# Rapido Parts



## greygit (Apr 15, 2007)

Hi All
Just arrived back in the UK and need a couple of plumbing bits for our Rapido, the one-way valve behind the outside shower froze up and split and when I went to drain the water tank on our arrival home the inline drain tap handle broke off.......quality Parts!
I rang Dunghills and they said I would have to purchase the complete exterior shower unit to get the valve but this must be rubbish as the valve is separate to the shower also their price for the inline tap was £40.00 I'm not mean but I don't like to be taken for an idiot either so I'm looking for part elsewhere.
Can anyone suggest where I might look to find the parts I'm after as I have searched the web with no as luck yet? I have tried CAK Tanks but can't see any inline taps or valves on there.
Hopefully
Gary


----------



## Bob_ed (Jun 23, 2009)

Hello Gary,

I've just bought an inline tap from these people - about 6 quid if I remember. Good range of stock but I don't know if they sell ordinary taps.

http://www.marcleleisure.co.uk/


----------



## Jean-Luc (Jul 21, 2005)

Have a look at the following links to get an idea of cost outside of dealer network prices.
DRAIN TAP
EXTERNAL SHOWER COMPLETE UNIT LOCKABLE


----------



## JohnsCrossMotorHomes (Jul 21, 2007)

Is this compatible with your system?

>>Drain tap<<

Peter


----------



## greygit (Apr 15, 2007)

Bob_ed said:


> Hello Gary,
> 
> I've just bought an inline tap from these people - about 6 quid if I remember.

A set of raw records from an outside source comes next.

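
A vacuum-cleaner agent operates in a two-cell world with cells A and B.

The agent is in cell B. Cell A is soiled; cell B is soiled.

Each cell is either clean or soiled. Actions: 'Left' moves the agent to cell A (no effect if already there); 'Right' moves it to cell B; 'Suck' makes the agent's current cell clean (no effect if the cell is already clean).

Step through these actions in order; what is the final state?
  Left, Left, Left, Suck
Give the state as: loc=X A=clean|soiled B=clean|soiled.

[1] after Left: loc=A A=soiled B=soiled
[2] after Left: loc=A A=soiled B=soiled
[3] after Left: loc=A A=soiled B=soiled
[4] after Suck: loc=A A=clean B=soiled

loc=A A=clean B=soiled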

Good range of stock but I don't know if they sell ordinary taps.
> 
> http://www.marcleleisure.co.uk/


Hi Bob_ed
Can't see my tap on there but I've seen one which might do if I can't find the right one.
Thanks for reply
Gary


----------



## greygit (Apr 15, 2007)

Jean-Luc said:


> Have a look at the following links to get an idea of cost outside of dealer network prices.
> DRAIN TAP
> EXTERNAL SHOWER COMPLETE UNIT LOCKABLE


Hi Jean-Luc
The tap on that link would be the same as mine if it were a two way and not a three and the link to the shower unit is exactly the same as mine but, as I said, the one-way valve is in the pipe coming into the unit so I will have to find just the valve.
Thanks for the reply.
Gary


----------



## greygit (Apr 15, 2007)

Hi Peter
Regrettably no it isn't as mine fits between 3/8" plastic piping, but thanks for trying.
Gary 
:wink:


----------



## Jean-Luc (Jul 21, 2005)

greygit said:


> Jean-Luc said:
> 
> 
> > Have a look at the following links to get an idea of cost outside of dealer network prices.
> ...


Gary, the tap is a two way, it is fitted in-line to the cold water pipe from the tank and when opened spills the water through the long outlet which goes through the floor and to which a length of pipe can be fitted if required.
BTW the main reason for my earlier post was to give you an idea of what you would pay if buying from a generic catalog as opposed to from a dealer for a marque, in your case a Rapido dealer


----------



## greygit (Apr 15, 2007)

Jean-Luc said:


> Gary, the tap is a two way, it is fitted in-line to the cold water pipe from the tank and when opened spills the water through the long outlet which goes through the floor and to which a length of pipe can be fitted if required.
> 
> Hi Jean-luc
> I removed the broken tap this morning and much to my surprise it is, more or less, the same as the one you sent from the German site i.e. a drain pipe going through the floor. I wish I had removed it earlier then I would have known but it's not a problem as I have converted the old one to a cord operated release.
> ...


----------